Leia mais bulas… Hilton Görresen
LEIA MAIS BULAS…
Hilton Görresen
Dizem que os jovens não leem. Para os que não conseguem ler um livro, tenho uma sugestão: leiam bulas. É uma leitura indicada para jovens, os de meia idade já não conseguem lê-las.
A bula de remédio está inscrita entre os grandes gêneros literários. Em sua essência, trata de um dos maiores conflitos que agita a humanidade: o conflito entre a saúde e a doença, que no final é o grande jogo entre a vida e a morte. Poucos gêneros literários alcançam tamanha altitude ontológica.
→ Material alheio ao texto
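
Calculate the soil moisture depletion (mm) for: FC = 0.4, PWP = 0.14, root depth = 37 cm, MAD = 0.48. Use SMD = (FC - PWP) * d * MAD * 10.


SMD = (FC - PWP) * d * MAD * 10
SMD = (0.4 - 0.14) * 37 * 0.48 * 10
SMD = 0.2600 * 37 * 0.48 * 10

46.1760 mm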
Algumas partes desses textos são exemplo de clareza, diretas e concisas: tome um comprimido de 8 em 8 horas. Claríssimo, não? Quem não vai entender? Outras, em compensação, já necessitam de um crítico literário (que seja ao mesmo tempo farmacêutico) para interpretar: o que quer dizer exatamente “sofre ação das enzimas do sistema citocromo P450 onde é convertido, devido à oxidação do grupo 5-hidroximetil, no anel imidazol, em 14% em um metabólito ácido carboxílico ativo…”? Mas se você consegue ler o “Ulisses”, de James Joyce, isso é café pequeno.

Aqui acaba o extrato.